On s’est aussi fait de chouettes rando, face au Diamant et la fameuse Montagne Pelée (là haut des rafales astronomiques waouh !), et un super séjour surf sur la Côte Est avec une grosse bande de potes internationaux !

Et pour finir, deux bonnes semaines en camp sauvage au Marin (le gros port de l’île). Un espace monté par toute une bande d’une quinzaine de bateau stoppeurs, des hamacs dans tous les sens et des repas d’une abondance folle (entièrement faite de recup’ des poubelles du port… On ne voit pas tous le côté ecolo’ dans le monde la voile!), des rencontres magnifiques et une petite leçon de vie sur la vie (discussion open pour les intéressé.e.s :p).

Bon, cette vie en collectivité d’abondance et de squat était top, mais on était quand même bien impatients de rejoindre l’Amérique ! Alors après deux semaines à chanter sur les pontons (on sortira nos tubes, des remix de Chan Chan, Me llaman calle, et Santiano, splendides !) on a craqué : on se casse en kayak !

Partons pour le projet Ta’Kayak’Oster !

Après une journée à créer une page internet, envoyer des mails pour trouver du matos et savoir où le laisser, rencontrer un type qui a déjà fait des traversées en Caraibes…. Et bien figures toi qu’après toute cette détermination, et sans chercjer un poil, on a trouvé…. Un bateau ! Un super voilier qui partait le lendemain matin pour les Grenadines ! Alors hop, on a lâché l’idée kayak puis on a embarqué avec joie et empressement sans trop savoir ce qui nous attendrait !

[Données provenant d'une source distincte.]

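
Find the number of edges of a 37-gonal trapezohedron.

The n-trapezohedron (dual of the n-antiprism) has V = 2·37 + 2 = 76, E = 4·37 = 148, F = 2·37 = 74.

148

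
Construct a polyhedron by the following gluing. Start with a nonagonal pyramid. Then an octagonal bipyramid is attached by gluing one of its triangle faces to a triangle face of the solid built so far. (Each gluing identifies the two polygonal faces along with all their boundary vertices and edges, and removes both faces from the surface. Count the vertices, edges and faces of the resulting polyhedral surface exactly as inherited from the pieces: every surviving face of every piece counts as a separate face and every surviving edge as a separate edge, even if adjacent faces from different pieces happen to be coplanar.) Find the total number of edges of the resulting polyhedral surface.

A nonagonal pyramid: V=10, E=18, F=10.
Attach an octagonal bipyramid (V=10, E=24, F=16) along a 3-gon: merge 3 vertices and 3 edges, delete both glued faces → V=17, E=39, F=24.
Check: V − E + F = 17 − 39 + 24 = 2.

39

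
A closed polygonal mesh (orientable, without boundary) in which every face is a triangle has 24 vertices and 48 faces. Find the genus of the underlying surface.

Every face is a triangle, so 2E = 3·48 = 144, giving E = 72.
χ = V − E + F = 24 − 72 + 48 = 0.
For a closed orientable surface χ = 2 − 2g, so g = (2 − (0))/2 = 1.

1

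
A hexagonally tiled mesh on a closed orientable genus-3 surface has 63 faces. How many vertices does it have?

χ = 2 − 2·3 = -4, and every face is a hexagon so 6F = 2E.
E = 6·63/2 = 189. Then V = -4 + E − F = -4 + 189 − 63 = 122.

122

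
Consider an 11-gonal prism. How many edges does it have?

33

A prism on an n-gon has two n-gon bases and n rectangular sides: V = 2·11 = 22, E = 3·11 = 33, F = 11 + 2 = 13.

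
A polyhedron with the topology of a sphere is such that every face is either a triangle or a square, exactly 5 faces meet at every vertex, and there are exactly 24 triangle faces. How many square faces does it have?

Let x be the number of squares; then F = 24 + x.
Edge–face incidences: 2E = 3·24 + 4·x = 72 + 4x.
Every vertex has degree 5, so 5V = 2E.
Euler: V − E + F = 2 ⇒ (2E)/5 − E + (24 + x) = 2.
Multiply by 10: 2·(2E) − 5·(2E) + 10·(24 + x) = 20, i.e. 240 + 10x − 3·(72 + 4x) = 20.
Collecting terms: −2x + 24 = 20, so −2x = −4, so x = 2.
Then 2E = 72 + 4·2 = 80, so E = 40, V = 2E/5 = 16, F = 24 + 2 = 26.

2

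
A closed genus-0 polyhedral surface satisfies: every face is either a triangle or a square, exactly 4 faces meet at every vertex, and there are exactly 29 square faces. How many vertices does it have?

35

Let x be the number of triangles; then F = 29 + x.
Edge–face incidences: 2E = 4·29 + 3·x = 116 + 3x.
Every vertex has degree 4, so 4V = 2E.
Euler: V − E + F = 2 ⇒ (2E)/4 − E + (29 + x) = 2.
Multiply by 8: 2·(2E) − 4·(2E) + 8·(29 + x) = 16, i.e. 232 + 8x − 2·(116 + 3x) = 16.
Collecting terms: 2x = 16, so x = 8.
Then 2E = 116 + 3·8 = 140, so E = 70, V = 2E/4 = 35, F = 29 + 8 = 37.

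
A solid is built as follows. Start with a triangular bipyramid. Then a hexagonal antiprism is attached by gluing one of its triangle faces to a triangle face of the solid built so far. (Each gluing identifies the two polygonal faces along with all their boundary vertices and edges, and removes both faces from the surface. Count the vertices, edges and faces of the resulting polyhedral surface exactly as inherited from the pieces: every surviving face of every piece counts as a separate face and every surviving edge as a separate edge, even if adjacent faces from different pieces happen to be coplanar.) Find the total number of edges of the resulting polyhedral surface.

A triangular bipyramid: V=5, E=9, F=6.
Attach a hexagonal antiprism (V=12, E=24, F=14) along a 3-gon: merge 3 vertices and 3 edges, delete both glued faces → V=14, E=30, F=18.
Check: V − E + F = 14 − 30 + 18 = 2.

30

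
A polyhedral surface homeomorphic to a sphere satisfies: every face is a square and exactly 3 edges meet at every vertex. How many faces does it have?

6

Each face has 4 edges and each edge borders two faces, so 2E = 4F.
Each vertex has degree 3, so 3V = 2E and hence V = 4F/3.
Euler: V − E + F = 2 ⇒ (4F/3) − (4F/2) + F = 2.
Multiply by 6: (8 − 12 + 6)F = 12, i.e. 2F = 12.
So F = 6, E = 4·6/2 = 12, V = 4·6/3 = 8.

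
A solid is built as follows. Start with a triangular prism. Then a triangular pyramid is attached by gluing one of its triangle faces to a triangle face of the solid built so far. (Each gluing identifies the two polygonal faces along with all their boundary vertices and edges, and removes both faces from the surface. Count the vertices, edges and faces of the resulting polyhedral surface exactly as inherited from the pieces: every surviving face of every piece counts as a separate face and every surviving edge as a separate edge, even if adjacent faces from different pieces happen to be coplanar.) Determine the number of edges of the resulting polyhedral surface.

12

A triangular prism: V=6, E=9, F=5.
Attach a triangular pyramid (V=4, E=6, F=4) along a 3-gon: merge 3 vertices and 3 edges, delete both glued faces → V=7, E=12, F=7.
Check: V − E + F = 7 − 12 + 7 = 2.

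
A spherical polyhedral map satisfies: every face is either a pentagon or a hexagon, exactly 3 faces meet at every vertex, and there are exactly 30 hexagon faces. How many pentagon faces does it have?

Let x be the number of pentagons; then F = 30 + x.
Edge–face incidences: 2E = 6·30 + 5·x = 180 + 5x.
Every vertex has degree 3, so 3V = 2E.
Euler: V − E + F = 2 ⇒ (2E)/3 − E + (30 + x) = 2.
Multiply by 6: 2·(2E) − 3·(2E) + 6·(30 + x) = 12, i.e. 180 + 6x − (180 + 5x) = 12.
Collecting terms: x = 12.
Then 2E = 180 + 5·12 = 240, so E = 120, V = 2E/3 = 80, F = 30 + 12 = 42.

12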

Une matinée pour dire au revoir à tout le monde (on commençait à avoir une belle bande de potes), et nous voilà embarqués sur un monocoque Oceanis de 15m flambant neuf, direction Bequia !

Une nuit de nav’, langoustes à l’arrivée, et la routine reprend : on rame maintenant en paddle entre les voiliers au mouillage pour trouver notre futur(e) capitaine! Nous lançons même un message global à la VHF avec l’annonce météo du matin. Nous tombons finalement nez à nez avec Philippe et Nora, des connaissances du Marin avec qui on avait bien sympathisé. Et hop, ils nous embarquent direction Cariacou ! Pour le coup, on a vraiment navigué et manœuvré : petit voilier de 12m, 15 à 25 noeuds de vent, pêche, la bonne ambiance ! Super moment passé à bord, bon feeling, on sent qu’on navigue avec des copains.

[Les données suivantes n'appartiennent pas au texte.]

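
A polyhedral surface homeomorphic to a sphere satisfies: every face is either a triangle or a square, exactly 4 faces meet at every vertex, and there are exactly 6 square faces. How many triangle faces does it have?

Let x be the number of triangles; then F = 6 + x.
Edge–face incidences: 2E = 4·6 + 3·x = 24 + 3x.
Every vertex has degree 4, so 4V = 2E.
Euler: V − E + F = 2 ⇒ (2E)/4 − E + (6 + x) = 2.
Multiply by 8: 2·(2E) − 4·(2E) + 8·(6 + x) = 16, i.e. 48 + 8x − 2·(24 + 3x) = 16.
Collecting terms: 2x = 16, so x = 8.
Then 2E = 24 + 3·8 = 48, so E = 24, V = 2E/4 = 12, F = 6 + 8 = 14.

8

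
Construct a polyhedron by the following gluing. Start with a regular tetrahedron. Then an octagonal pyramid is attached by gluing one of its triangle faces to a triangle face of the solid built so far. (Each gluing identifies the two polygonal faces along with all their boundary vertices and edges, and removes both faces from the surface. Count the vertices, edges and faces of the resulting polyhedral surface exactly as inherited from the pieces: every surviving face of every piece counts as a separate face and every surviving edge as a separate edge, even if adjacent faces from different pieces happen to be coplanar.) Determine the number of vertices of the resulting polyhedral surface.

10

A regular tetrahedron: V=4, E=6, F=4.
Attach an octagonal pyramid (V=9, E=16, F=9) along a 3-gon: merge 3 vertices and 3 edges, delete both glued faces → V=10, E=19, F=11.
Check: V − E + F = 10 − 19 + 11 = 2.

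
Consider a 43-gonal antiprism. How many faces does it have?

88

An antiprism on an n-gon has two n-gon caps and 2n triangles: V = 2·43 = 86, E = 4·43 = 172, F = 2·43 + 2 = 88.
Check: V − E + F = 86 − 172 + 88 = 2.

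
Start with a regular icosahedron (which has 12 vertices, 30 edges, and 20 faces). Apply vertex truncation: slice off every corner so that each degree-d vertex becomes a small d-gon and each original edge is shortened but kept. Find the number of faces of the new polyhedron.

32

Truncation replaces each original edge-end by a new vertex, so V′ = 2E = 60.
Each original edge survives, and each old vertex of degree d contributes d new edges; summing degrees gives Σd = 2E, so E′ = E + 2E = 3E = 90.
Each original face survives and each original vertex becomes one new face: F′ = F + V = 32.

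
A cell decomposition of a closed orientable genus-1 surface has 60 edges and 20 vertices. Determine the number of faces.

For a closed orientable surface of genus 1, χ = 2 − 2·1 = 0.
F = 0 − V + E = 0 − 20 + 60 = 40.

40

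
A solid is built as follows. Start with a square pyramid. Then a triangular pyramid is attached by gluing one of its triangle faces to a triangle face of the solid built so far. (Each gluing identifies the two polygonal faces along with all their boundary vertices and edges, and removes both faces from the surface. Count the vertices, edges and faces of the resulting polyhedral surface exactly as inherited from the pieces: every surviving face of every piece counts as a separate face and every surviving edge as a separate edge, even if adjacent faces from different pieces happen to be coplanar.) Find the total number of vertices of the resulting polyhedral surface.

A square pyramid: V=5, E=8, F=5.
Attach a triangular pyramid (V=4, E=6, F=4) along a 3-gon: merge 3 vertices and 3 edges, delete both glued faces → V=6, E=11, F=7.
Check: V − E + F = 6 − 11 + 7 = 2.

6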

Arrivés à Cariacou, nous passons à la douane pour les papiers d’entrée. « Quand repartez-vous ? » – « on ne sait pas » – « comment ça ??? » – « nous faisons du bateau stop » – « nous ne voulons pas de hippies français qui squattent les plages, soit vous nous présentez un billet d’avion, soit vous repartez avec votre capitaine. »
La sentence est dite ! S’en suit une soirée / nuit de réflexion : retourner en Martinique où nous pétions un câble ? Rester quelques mois entre les îles ? Renier nos principes et prendre l’avion ? Plaisir ou valeurs ? Persévérance ou lâcher prise ? Difficile… Le soleil se lève avec une décision : nous volerons pour la Colombie.